Studie: Verwundbare Geräte in vier von zehn Heimnetzwerken
In 40,8 Prozent aller Heimnetzwerke findet sich mindestens ein verwundbares Gerät, dadurch sind laut einer Studie der Sicherheitsfirma Avast(öffnet im neuen Fenster) auch andere Geräte im digitalen Heim gefährdet. In 31,8 Prozent dieser Geräte klaffen nicht geschlossene Sicherheitslücken. Die Hauptursache für die Verwundbarkteit sind jedoch schlechte Passwörter, diese wurden in knapp 70 Prozent der Geräte gefunden. In der Studie wurden Scans von 16 Millionen unterschiedlichen Heimnetzwerken weltweit analysiert.
Die Scans wurden von Privatpersonen mit der Avast-Software WiFi Inspektor durchgeführt. Teil der Studie sind auch rund 563.000 Netzwerke aus Deutschland, etwa 54.600 aus Österreich und circa 62.400 aus der Schweiz. Insgesamt wurden 56 Millionen Geräte erfasst.
Knapp 60 Prozent der Router können über schlechte Passwörter oder nicht geschlossene Sicherheitslücken angegriffen werden. Dies sei besonders bedrohlich, da die Router die Verbindung zwischen Internet und lokalem Netzwerk herstellen und so auch die anderen Geräte im Netzwerk gefährdet seien, heißt es in der Studie. Ein verwundbarer Router sei mit einer nicht abgeschlossenen Haustür zu vergleichen. Über einen gehackten Router lässt sich der Traffic mitschneiden oder der Netzwerkverkehr umleiten.
Viele Nutzer haben noch nie ihren Router aktualisiert
Avast hat für die Untersuchung zu den analysierten Scan-Daten auch 19.000 Internetnutzer befragt. 59 Prozent gaben an, sich noch nie ein Update auf ihrem Router eingespielt zu haben oder sich noch nicht einmal in diesen eingeloggt zu haben.
2018 hatte Mikrotik eine Sicherheitslücke in ihren Router geschlossen, doch auch nach mehreren Monaten waren noch Tausende Geräte verwundbar.
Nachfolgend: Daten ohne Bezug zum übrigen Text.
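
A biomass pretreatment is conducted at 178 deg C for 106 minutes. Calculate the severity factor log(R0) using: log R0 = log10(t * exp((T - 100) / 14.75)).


logR0 = log10(t * exp((T - 100) / 14.75))
= log10(106 * exp((178 - 100) / 14.75))
= 4.3219

4.3219


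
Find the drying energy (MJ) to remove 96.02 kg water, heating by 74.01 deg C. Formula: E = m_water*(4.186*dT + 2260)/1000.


E = m_water * (4.186 * dT + 2260) / 1000
= 96.02 * (4.186 * 74.01 + 2260) / 1000
= 246.7528 MJ

246.7528 MJ


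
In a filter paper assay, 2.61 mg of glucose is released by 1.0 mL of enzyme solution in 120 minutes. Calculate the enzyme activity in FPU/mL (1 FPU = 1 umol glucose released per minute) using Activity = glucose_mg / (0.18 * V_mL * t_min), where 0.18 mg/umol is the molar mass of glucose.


Activity = glucose_mg / (0.18 mg/umol * V_mL * t_min)
= 2.61 / (0.18 * 1.0 * 120)
= 0.1208 FPU/mL

0.1208 FPU/mL


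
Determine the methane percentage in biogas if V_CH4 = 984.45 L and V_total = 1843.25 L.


CH4% = V_CH4 / V_total * 100
= 984.45 / 1843.25 * 100
= 53.4084%

53.4084%


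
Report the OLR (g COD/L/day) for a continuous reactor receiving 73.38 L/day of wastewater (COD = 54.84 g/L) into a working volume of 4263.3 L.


OLR = Q * S / V
= 73.38 * 54.84 / 4263.3
= 0.9439 g/L/day

0.9439 g/L/day


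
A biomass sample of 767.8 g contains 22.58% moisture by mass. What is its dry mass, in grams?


Wd = Ww * (1 - MC/100)
= 767.8 * (1 - 22.58/100)
= 594.4308 g

594.4308 g


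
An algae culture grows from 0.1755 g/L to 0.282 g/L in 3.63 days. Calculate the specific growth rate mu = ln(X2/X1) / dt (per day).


mu = ln(X2/X1) / dt
= ln(0.282/0.1755) / 3.63
= 0.1307 per day

0.1307 per day


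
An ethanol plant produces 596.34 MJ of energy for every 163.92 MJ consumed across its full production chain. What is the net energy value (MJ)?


NEV = E_out - E_in
= 596.34 - 163.92
= 432.4200 MJ

432.4200 MJ


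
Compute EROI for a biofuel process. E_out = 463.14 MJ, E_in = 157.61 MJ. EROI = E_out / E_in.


EROI = E_out / E_in
= 463.14 / 157.61
= 2.9385

2.9385


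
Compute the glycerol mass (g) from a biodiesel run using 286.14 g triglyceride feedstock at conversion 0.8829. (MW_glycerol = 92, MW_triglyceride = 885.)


glycerol = oil * conv * (92/885)
= 286.14 * 0.8829 * 92 / 885
= 26.2624 g

26.2624 g


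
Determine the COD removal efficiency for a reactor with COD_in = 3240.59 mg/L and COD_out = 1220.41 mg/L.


eta = (COD_in - COD_out) / COD_in * 100
= (3240.59 - 1220.41) / 3240.59 * 100
= 62.3399%

62.3399%


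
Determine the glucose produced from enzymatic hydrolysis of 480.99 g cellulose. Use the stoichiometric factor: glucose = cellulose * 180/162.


glucose = cellulose * 180/162
= 480.99 * 180/162
= 534.4333 g

534.4333 g


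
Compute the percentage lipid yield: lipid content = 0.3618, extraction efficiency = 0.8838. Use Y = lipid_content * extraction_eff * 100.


Y = lipid_content * extraction_eff * 100
= 0.3618 * 0.8838 * 100
= 31.9759%

31.9759%


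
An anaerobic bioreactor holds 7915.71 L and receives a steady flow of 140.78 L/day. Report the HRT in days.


HRT = V / Q
= 7915.71 / 140.78
= 56.2275 days

56.2275 days


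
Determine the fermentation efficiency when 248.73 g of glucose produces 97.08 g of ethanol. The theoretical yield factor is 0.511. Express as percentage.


Fermentation efficiency = (actual / (0.511 * glucose)) * 100
= (97.08 / (0.511 * 248.73)) * 100
= 76.3802%

76.3802%


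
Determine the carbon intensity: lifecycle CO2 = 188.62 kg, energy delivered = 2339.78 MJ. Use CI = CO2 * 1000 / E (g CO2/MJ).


CI = CO2 * 1000 / E
= 188.62 * 1000 / 2339.78
= 80.6144 g CO2/MJ

80.6144 g CO2/MJ


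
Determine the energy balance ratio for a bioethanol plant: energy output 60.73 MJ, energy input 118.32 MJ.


EROI = E_out / E_in
= 60.73 / 118.32
= 0.5133

0.5133


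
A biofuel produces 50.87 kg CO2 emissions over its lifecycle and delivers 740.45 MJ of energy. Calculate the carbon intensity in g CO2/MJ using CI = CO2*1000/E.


CI = CO2 * 1000 / E
= 50.87 * 1000 / 740.45
= 68.7015 g CO2/MJ

68.7015 g CO2/MJ


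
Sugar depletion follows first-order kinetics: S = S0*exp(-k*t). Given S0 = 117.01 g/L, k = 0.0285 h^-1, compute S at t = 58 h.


S = S0 * exp(-k * t)
S = 117.01 * exp(-0.0285 * 58)
S = 22.4044 g/L

22.4044 g/L


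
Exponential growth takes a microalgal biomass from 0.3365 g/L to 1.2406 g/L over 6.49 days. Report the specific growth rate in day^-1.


mu = ln(X2/X1) / dt
= ln(1.2406/0.3365) / 6.49
= 0.2010 per day

0.2010 per day


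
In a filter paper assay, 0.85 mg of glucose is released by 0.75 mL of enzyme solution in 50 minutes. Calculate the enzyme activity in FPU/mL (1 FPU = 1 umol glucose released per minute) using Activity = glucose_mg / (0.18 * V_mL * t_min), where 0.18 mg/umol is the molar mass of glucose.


Activity = glucose_mg / (0.18 mg/umol * V_mL * t_min)
= 0.85 / (0.18 * 0.75 * 50)
= 0.1259 FPU/mL

0.1259 FPU/mL


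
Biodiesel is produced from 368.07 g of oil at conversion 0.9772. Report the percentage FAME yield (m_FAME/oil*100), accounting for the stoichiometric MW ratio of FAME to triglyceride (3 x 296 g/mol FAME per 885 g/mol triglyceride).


m_FAME = oil * conv * (3 * 296 / 885) = oil * conv * (888/885)
= 368.07 * 0.9772 * 888 / 885
= 360.8973 g
Y = m_FAME / oil * 100 = conv * (888/885) * 100
= 0.9772 * 888 / 885 * 100
= 98.05%

98.05%


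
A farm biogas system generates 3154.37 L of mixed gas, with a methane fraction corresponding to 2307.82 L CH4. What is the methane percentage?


CH4% = V_CH4 / V_total * 100
= 2307.82 / 3154.37 * 100
= 73.1626%

73.1626%


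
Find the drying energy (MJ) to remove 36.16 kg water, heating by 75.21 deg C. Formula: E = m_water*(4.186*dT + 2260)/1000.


E = m_water * (4.186 * dT + 2260) / 1000
= 36.16 * (4.186 * 75.21 + 2260) / 1000
= 93.1058 MJ

93.1058 MJ


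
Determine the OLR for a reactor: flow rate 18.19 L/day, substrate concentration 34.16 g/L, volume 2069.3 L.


OLR = Q * S / V
= 18.19 * 34.16 / 2069.3
= 0.3003 g/L/day

0.3003 g/L/day


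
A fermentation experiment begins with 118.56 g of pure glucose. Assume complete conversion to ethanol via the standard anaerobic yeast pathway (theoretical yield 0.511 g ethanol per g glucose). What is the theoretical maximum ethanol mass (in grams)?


Theoretical ethanol yield: m_EtOH = 0.511 * m_glucose
m_EtOH = 0.511 * 118.56 = 60.5842 g

60.5842 g


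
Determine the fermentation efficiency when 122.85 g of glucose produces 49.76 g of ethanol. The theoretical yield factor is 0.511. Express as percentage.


Fermentation efficiency = (actual / (0.511 * glucose)) * 100
= (49.76 / (0.511 * 122.85)) * 100
= 79.2655%

79.2655%


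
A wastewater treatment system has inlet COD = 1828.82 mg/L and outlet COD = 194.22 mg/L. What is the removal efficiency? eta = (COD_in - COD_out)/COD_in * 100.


eta = (COD_in - COD_out) / COD_in * 100
= (1828.82 - 194.22) / 1828.82 * 100
= 89.3800%

89.3800%


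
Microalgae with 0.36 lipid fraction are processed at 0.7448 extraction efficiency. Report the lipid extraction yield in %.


Y = lipid_content * extraction_eff * 100
= 0.36 * 0.7448 * 100
= 26.8128%

26.8128%


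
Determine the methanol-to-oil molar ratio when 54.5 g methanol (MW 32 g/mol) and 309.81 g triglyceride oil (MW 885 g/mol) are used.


Molar ratio = n_MeOH / n_oil = (MeOH/32) / (oil/885) = (MeOH * 885) / (32 * oil)
= (54.5 * 885) / (32 * 309.81)
= 4.8651

4.8651


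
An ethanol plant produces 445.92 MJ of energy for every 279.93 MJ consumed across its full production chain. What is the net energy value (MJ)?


NEV = E_out - E_in
= 445.92 - 279.93
= 165.9900 MJ

165.9900 MJ


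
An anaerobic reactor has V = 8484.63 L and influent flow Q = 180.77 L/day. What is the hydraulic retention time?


HRT = V / Q
= 8484.63 / 180.77
= 46.9361 days

46.9361 days


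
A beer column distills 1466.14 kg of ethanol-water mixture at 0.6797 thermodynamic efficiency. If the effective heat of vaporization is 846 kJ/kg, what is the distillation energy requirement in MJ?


E = m * 846 / (eta * 1000)
= 1466.14 * 846 / (0.6797 * 1000)
= 1824.8557 MJ

1824.8557 MJ


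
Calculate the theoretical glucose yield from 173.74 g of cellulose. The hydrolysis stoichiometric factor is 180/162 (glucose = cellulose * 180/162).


glucose = cellulose * 180/162
= 173.74 * 180/162
= 193.0444 g

193.0444 g


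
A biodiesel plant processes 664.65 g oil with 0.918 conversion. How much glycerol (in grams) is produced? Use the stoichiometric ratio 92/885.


glycerol = oil * conv * (92/885)
= 664.65 * 0.918 * 92 / 885
= 63.4279 g

63.4279 g


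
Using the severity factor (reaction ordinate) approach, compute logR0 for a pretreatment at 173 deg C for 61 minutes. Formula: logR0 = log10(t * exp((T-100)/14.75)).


logR0 = log10(t * exp((T - 100) / 14.75))
= log10(61 * exp((173 - 100) / 14.75))
= 3.9347

3.9347


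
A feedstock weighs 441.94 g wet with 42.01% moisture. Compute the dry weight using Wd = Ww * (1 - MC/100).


Wd = Ww * (1 - MC/100)
= 441.94 * (1 - 42.01/100)
= 256.2810 g

256.2810 g


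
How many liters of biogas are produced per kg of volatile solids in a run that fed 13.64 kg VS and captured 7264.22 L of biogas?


Y = V / VS
= 7264.22 / 13.64
= 532.5674 L/kg VS

532.5674 L/kg VS


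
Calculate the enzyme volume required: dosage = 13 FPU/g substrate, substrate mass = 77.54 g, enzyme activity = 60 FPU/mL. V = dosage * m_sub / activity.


V = dosage * m_sub / activity
V = 13 * 77.54 / 60
V = 16.8003 mL

16.8003 mL


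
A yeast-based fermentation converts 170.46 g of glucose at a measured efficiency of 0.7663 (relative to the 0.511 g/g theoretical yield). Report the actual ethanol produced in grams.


Actual ethanol: m = 0.511 * 170.46 * 0.7663
m = 66.7486 g

66.7486 g


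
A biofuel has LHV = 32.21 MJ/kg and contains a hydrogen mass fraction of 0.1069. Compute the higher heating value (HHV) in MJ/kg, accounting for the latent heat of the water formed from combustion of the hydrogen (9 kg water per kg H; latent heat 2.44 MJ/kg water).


HHV = LHV + H_frac * 9 * 2.44
= 32.21 + 0.1069 * 9 * 2.44
= 34.5575 MJ/kg

34.5575 MJ/kg


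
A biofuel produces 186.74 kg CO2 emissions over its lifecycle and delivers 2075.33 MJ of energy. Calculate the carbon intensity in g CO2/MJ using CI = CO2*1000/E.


CI = CO2 * 1000 / E
= 186.74 * 1000 / 2075.33
= 89.9809 g CO2/MJ

89.9809 g CO2/MJ


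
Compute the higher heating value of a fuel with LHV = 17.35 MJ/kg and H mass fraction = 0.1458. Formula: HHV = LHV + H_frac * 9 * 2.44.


HHV = LHV + H_frac * 9 * 2.44
= 17.35 + 0.1458 * 9 * 2.44
= 20.5518 MJ/kg

20.5518 MJ/kg


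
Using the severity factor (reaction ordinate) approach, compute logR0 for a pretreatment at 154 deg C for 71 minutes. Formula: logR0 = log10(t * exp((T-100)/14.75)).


logR0 = log10(t * exp((T - 100) / 14.75))
= log10(71 * exp((154 - 100) / 14.75))
= 3.4412

3.4412


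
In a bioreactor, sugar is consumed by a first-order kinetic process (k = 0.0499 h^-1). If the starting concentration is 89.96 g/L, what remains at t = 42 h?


S = S0 * exp(-k * t)
S = 89.96 * exp(-0.0499 * 42)
S = 11.0625 g/L

11.0625 g/L


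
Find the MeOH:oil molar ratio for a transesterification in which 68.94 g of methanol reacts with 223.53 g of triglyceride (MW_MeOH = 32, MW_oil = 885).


Molar ratio = n_MeOH / n_oil = (MeOH/32) / (oil/885) = (MeOH * 885) / (32 * oil)
= (68.94 * 885) / (32 * 223.53)
= 8.5296

8.5296


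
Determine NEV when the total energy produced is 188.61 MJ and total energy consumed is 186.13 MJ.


NEV = E_out - E_in
= 188.61 - 186.13
= 2.4800 MJ

2.4800 MJ


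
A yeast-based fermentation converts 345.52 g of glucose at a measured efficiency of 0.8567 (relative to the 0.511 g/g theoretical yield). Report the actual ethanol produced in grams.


Actual ethanol: m = 0.511 * 345.52 * 0.8567
m = 151.2596 g

151.2596 g


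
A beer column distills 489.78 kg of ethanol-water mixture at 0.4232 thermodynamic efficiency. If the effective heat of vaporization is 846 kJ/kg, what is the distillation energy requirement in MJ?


E = m * 846 / (eta * 1000)
= 489.78 * 846 / (0.4232 * 1000)
= 979.0971 MJ

979.0971 MJ


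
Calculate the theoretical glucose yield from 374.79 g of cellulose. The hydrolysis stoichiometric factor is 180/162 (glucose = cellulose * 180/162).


glucose = cellulose * 180/162
= 374.79 * 180/162
= 416.4333 g

416.4333 g


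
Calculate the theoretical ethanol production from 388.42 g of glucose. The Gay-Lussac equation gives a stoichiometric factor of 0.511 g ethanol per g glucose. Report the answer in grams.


Theoretical ethanol yield: m_EtOH = 0.511 * m_glucose
m_EtOH = 0.511 * 388.42 = 198.4826 g

198.4826 g


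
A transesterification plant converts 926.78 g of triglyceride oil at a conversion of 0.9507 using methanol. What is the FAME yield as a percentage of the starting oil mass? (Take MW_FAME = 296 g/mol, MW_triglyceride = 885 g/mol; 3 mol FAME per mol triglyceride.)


m_FAME = oil * conv * (3 * 296 / 885) = oil * conv * (888/885)
= 926.78 * 0.9507 * 888 / 885
= 884.0765 g
Y = m_FAME / oil * 100 = conv * (888/885) * 100
= 0.9507 * 888 / 885 * 100
= 95.39%

95.39%


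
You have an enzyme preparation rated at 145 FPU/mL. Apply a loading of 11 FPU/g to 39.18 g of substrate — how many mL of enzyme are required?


V = dosage * m_sub / activity
V = 11 * 39.18 / 145
V = 2.9723 mL

2.9723 mL


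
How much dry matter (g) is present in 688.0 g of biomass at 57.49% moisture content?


Wd = Ww * (1 - MC/100)
= 688.0 * (1 - 57.49/100)
= 292.4688 g

292.4688 g


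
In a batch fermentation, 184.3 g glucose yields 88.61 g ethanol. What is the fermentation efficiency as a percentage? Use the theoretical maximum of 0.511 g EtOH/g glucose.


Fermentation efficiency = (actual / (0.511 * glucose)) * 100
= (88.61 / (0.511 * 184.3)) * 100
= 94.0885%

94.0885%


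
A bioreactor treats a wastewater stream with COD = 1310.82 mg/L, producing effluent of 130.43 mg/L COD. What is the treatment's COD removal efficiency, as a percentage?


eta = (COD_in - COD_out) / COD_in * 100
= (1310.82 - 130.43) / 1310.82 * 100
= 90.0497%

90.0497%


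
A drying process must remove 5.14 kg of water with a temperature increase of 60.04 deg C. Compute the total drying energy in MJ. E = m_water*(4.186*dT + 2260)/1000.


E = m_water * (4.186 * dT + 2260) / 1000
= 5.14 * (4.186 * 60.04 + 2260) / 1000
= 12.9082 MJ

12.9082 MJ


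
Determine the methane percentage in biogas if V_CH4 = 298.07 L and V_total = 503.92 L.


CH4% = V_CH4 / V_total * 100
= 298.07 / 503.92 * 100
= 59.1503%

59.1503%


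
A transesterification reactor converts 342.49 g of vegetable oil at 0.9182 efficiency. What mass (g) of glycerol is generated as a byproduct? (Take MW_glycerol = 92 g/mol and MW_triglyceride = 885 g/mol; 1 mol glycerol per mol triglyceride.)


glycerol = oil * conv * (92/885)
= 342.49 * 0.9182 * 92 / 885
= 32.6911 g

32.6911 g


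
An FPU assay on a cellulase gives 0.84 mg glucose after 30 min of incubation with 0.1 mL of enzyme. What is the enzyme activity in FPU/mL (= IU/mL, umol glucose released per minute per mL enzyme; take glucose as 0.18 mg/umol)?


Activity = glucose_mg / (0.18 mg/umol * V_mL * t_min)
= 0.84 / (0.18 * 0.1 * 30)
= 1.5556 FPU/mL

1.5556 FPU/mL


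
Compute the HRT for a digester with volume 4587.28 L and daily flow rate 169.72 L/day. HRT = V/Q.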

Der Hacker Alexey hat in einer umstrittenen Aktion 100.000 dieser Router gehackt, um die Sicherheitslücke zu schließen und eine Nachricht zu hinterlassen.
Auch Geräte in Deutschland, Österreich und Schweiz betroffen
Im deutschsprachigen Raum waren die meisten verwundbaren Geräte Drucker, NAS und Network Nodes sowie Überwachungskameras. Network Nodes definiert die Studie als essenzielle Netzwerkhardware, jedoch keine Router. Beispiele sind Repeater oder Endgeräte. Ebenfalls verbreitet sind Überwachungskameras mit Schwachstellen. Avast rät, Sicherheitsupdates zeitnah einzuspielen sowie sichere Passwörter zu verwenden.
Ende vergangenen Jahres untersuchte das American Consumer Institute WLAN-Router von 14 Herstellern auf bekannte Sicherheitslücken. Die Hersteller integrieren häufig Open-Source-Bibliotheken in ihre Firmware. Die Studie untersuchte 186 Router auf bekannte Sicherheitslücken in diesen Bibliotheken – in vier von sechs Geräten wurde sie fündig.